In the primary outcome analysis, four occult cancers (29%) were missed by limited screening, compared with five (26%) that were missed by screening that included CT scanning (P = 1.0). There was no significant difference between the two arms.
The absolute rates of occult-cancer detection were 0.93% (95% confidence interval [CI], 0.36 - 2.36) with the limited screening strategy and 1.18% (95% CI, 0.51 - 2.74) with the addition of CT scans after initial screening was completed.
The cancers most frequently missed by screening included acute leukemia (two cases), gynecologic tumors (two cases), and colorectal tumors (two cases). There were no significant differences between the two strategies.
In the primary per-protocol analysis, 31% (95% CI, 14 - 56) of occult cancers were missed by limited screening compared with 24% (95% CI, 10 - 47) missed with the addition of CT scanning (P = .71).

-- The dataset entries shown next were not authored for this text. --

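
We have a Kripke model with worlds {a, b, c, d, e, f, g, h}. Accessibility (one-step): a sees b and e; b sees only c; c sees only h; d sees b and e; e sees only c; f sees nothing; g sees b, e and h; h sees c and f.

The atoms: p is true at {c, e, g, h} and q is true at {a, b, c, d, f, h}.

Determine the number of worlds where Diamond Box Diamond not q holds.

1

a: successors {b, e}; Box Diamond not q there: b:F, e:F. ✗
b: successors {c}; Box Diamond not q there: c:F. ✗
c: successors {h}; Box Diamond not q there: h:F. ✗
d: successors {b, e}; Box Diamond not q there: b:F, e:F. ✗
e: successors {c}; Box Diamond not q there: c:F. ✗
f: no successors, so Diamond Box Diamond not q fails. ✗
g: successors {b, e, h}; Box Diamond not q there: b:F, e:F, h:F. ✗
h: successors {c, f}; Box Diamond not q there: c:F, f:T. ✓
Satisfying worlds: {h}.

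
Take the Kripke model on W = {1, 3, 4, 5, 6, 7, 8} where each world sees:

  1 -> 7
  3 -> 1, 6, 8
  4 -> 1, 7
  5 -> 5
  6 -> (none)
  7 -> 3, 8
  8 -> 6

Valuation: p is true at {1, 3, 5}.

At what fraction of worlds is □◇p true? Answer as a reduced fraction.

1: successors {7}; ◇p there: 7:T. ✓
3: successors {1, 6, 8}; ◇p there: 1:F, 6:F, 8:F. ✗
4: successors {1, 7}; ◇p there: 1:F, 7:T. ✗
5: successors {5}; ◇p there: 5:T. ✓
6: no successors, so □◇p holds vacuously. ✓
7: successors {3, 8}; ◇p there: 3:T, 8:F. ✗
8: successors {6}; ◇p there: 6:F. ✗
That's 3 of 7 worlds, so 3/7.

3/7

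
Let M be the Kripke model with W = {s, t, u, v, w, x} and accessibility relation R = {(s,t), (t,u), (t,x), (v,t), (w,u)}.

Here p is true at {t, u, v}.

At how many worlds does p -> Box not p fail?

s: p is F, Box not p is F. ✓
t: p is T, Box not p is F. ✗
u: p is T, Box not p is T. ✓
v: p is T, Box not p is F. ✗
w: p is F, Box not p is F. ✓
x: p is F, Box not p is T. ✓
Satisfying worlds: {s, u, w, x}.
So p -> Box not p fails at the other 2 worlds.

2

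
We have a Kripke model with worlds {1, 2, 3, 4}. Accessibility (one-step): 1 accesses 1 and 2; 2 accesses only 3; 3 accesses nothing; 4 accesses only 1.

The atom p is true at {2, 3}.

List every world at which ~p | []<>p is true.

{1, 3, 4}

1: ~p is T, []<>p is T. ✓
2: ~p is F, []<>p is F. ✗
3: ~p is F, []<>p is T. ✓
4: ~p is T, []<>p is T. ✓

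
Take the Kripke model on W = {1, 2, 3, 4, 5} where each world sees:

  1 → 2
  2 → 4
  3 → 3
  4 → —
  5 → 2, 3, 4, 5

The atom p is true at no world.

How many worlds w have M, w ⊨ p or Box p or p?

1

1: p or Box p is F, p is F. ✗
2: p or Box p is F, p is F. ✗
3: p or Box p is F, p is F. ✗
4: p or Box p is T, p is F. ✓
5: p or Box p is F, p is F. ✗
Satisfying worlds: {4}.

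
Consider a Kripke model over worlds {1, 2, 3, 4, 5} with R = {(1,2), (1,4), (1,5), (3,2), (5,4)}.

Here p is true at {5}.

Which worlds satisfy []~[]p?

{2, 4}

1: successors {2, 4, 5}; ~[]p there: 2:F, 4:F, 5:T. ✗
2: no successors, so []~[]p holds vacuously. ✓
3: successors {2}; ~[]p there: 2:F. ✗
4: no successors, so []~[]p holds vacuously. ✓
5: successors {4}; ~[]p there: 4:F. ✗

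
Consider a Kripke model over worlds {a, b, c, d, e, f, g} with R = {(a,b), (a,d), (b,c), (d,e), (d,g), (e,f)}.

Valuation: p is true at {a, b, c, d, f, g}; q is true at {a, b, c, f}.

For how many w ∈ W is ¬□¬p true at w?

4

a: □¬p is F. ✓
b: □¬p is F. ✓
c: □¬p is T. ✗
d: □¬p is F. ✓
e: □¬p is F. ✓
f: □¬p is T. ✗
g: □¬p is T. ✗
Satisfying worlds: {a, b, d, e}.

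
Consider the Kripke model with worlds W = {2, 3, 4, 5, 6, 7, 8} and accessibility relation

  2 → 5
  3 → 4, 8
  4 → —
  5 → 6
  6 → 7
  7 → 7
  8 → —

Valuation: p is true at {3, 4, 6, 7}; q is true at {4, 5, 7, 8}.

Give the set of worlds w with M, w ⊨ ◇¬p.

2: successors {5}; ¬p there: 5:T. ✓
3: successors {4, 8}; ¬p there: 4:F, 8:T. ✓
4: no successors, so ◇¬p fails. ✗
5: successors {6}; ¬p there: 6:F. ✗
6: successors {7}; ¬p there: 7:F. ✗
7: successors {7}; ¬p there: 7:F. ✗
8: no successors, so ◇¬p fails. ✗

{2, 3}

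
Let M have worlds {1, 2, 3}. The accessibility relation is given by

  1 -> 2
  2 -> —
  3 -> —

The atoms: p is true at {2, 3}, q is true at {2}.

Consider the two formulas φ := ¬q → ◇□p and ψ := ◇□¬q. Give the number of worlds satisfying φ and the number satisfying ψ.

For ¬q → ◇□p:
1: ¬q is T, ◇□p is T. ✓
2: ¬q is F, ◇□p is F. ✓
3: ¬q is T, ◇□p is F. ✗
— 2 worlds.
For ◇□¬q:
1: successors {2}; □¬q there: 2:T. ✓
2: no successors, so ◇□¬q fails. ✗
3: no successors, so ◇□¬q fails. ✗
— 1 world.

2 and 1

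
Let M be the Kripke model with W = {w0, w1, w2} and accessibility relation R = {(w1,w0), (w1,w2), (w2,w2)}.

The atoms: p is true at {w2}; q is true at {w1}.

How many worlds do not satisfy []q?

2

w0: no successors, so []q holds vacuously. ✓
w1: successors {w0, w2}; q there: w0:F, w2:F. ✗
w2: successors {w2}; q there: w2:F. ✗
Satisfying worlds: {w0}.
So []q fails at the other 2 worlds.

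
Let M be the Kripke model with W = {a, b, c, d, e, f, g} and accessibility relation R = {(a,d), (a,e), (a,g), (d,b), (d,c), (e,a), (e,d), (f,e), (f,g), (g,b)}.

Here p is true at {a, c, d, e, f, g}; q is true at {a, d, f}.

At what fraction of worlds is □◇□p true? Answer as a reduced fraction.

a: successors {d, e, g}; ◇□p there: d:T, e:T, g:T. ✓
b: no successors, so □◇□p holds vacuously. ✓
c: no successors, so □◇□p holds vacuously. ✓
d: successors {b, c}; ◇□p there: b:F, c:F. ✗
e: successors {a, d}; ◇□p there: a:T, d:T. ✓
f: successors {e, g}; ◇□p there: e:T, g:T. ✓
g: successors {b}; ◇□p there: b:F. ✗
That's 5 of 7 worlds, so 5/7.

5/7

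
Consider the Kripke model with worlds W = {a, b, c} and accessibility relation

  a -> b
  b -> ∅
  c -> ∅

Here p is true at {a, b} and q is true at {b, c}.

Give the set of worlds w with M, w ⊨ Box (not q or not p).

{b, c}

a: successors {b}; not q or not p there: b:F. ✗
b: no successors, so Box (not q or not p) holds vacuously. ✓
c: no successors, so Box (not q or not p) holds vacuously. ✓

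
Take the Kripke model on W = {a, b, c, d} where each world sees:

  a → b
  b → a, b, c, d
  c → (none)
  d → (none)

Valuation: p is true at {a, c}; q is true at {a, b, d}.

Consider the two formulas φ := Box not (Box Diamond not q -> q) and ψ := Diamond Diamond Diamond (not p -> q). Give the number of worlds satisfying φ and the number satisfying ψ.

For Box not (Box Diamond not q -> q):
a: successors {b}; not (Box Diamond not q -> q) there: b:F. ✗
b: successors {a, b, c, d}; not (Box Diamond not q -> q) there: a:F, b:F, c:T, d:F. ✗
c: no successors, so Box not (Box Diamond not q -> q) holds vacuously. ✓
d: no successors, so Box not (Box Diamond not q -> q) holds vacuously. ✓
— 2 worlds.
For Diamond Diamond Diamond (not p -> q):
a: successors {b}; Diamond Diamond (not p -> q) there: b:T. ✓
b: successors {a, b, c, d}; Diamond Diamond (not p -> q) there: a:T, b:T, c:F, d:F. ✓
c: no successors, so Diamond Diamond Diamond (not p -> q) fails. ✗
d: no successors, so Diamond Diamond Diamond (not p -> q) fails. ✗
— 2 worlds.

2 and 2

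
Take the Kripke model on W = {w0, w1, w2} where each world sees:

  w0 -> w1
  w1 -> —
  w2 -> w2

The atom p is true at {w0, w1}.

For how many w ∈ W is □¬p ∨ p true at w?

w0: □¬p is F, p is T. ✓
w1: □¬p is T, p is T. ✓
w2: □¬p is T, p is F. ✓
Satisfying worlds: {w0, w1, w2}.

3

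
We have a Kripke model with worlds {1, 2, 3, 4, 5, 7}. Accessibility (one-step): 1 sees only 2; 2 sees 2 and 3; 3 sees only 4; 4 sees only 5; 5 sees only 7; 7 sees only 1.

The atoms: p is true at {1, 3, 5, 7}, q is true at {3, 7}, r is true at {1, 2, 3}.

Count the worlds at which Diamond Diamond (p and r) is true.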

When they conducted a secondary outcome analysis, the authors did not find a significant difference between the groups in the mean time to cancer diagnosis (4.2 months in the limited-screening group and 4.0 months in the limited-screening-plus-CT group; P = .88), the rate of recurrent venous thromboembolism (3.3% and 3.4%; P = 1.0), overall mortality (1.4% and 1.2%; P = 1.0), or cancer-related mortality (1.4% and 0.9%; P = .75).
"This multicenter, randomized study evaluated how the addition of an abdominal CT scan to an otherwise detailed sex- and age-related screening impacted patients," commented Eric H. Kraut, MD, professor of medicine and director of the benign hematology section, Ohio State University Hemostasis Thrombosis Center, in Columbus. ”The authors demonstrated that a thorough history, physical exam, and standard screening for lung cancer by chest x-ray and, in many cases, CT angiography, prostate evaluation, gynecologic evaluation, and breast evaluation was sufficient."
"This suggests that physicians faced with patients with unprovoked thromboembolic disease may not need to put patients through extensive imaging when they first present but does not change the necessity for careful follow-up over the subsequent 12 to 24 months," he told Medscape Medical News.
Dr Kraut emphasized that it is important for doctors to be aware of the association between unexplained venous thromboembolism and cancer and to maintain close follow-up for the next year or two. "Physicians need to be alert that this is possibly the first sign of cancer," he said.
"And of course, if there is something else going on, such as unexplained weight loss in addition to the blood clot, then you would want to investigate more thoroughly," Dr Kraut added.
The study was supported by the Heart and Stroke Foundation of Canada.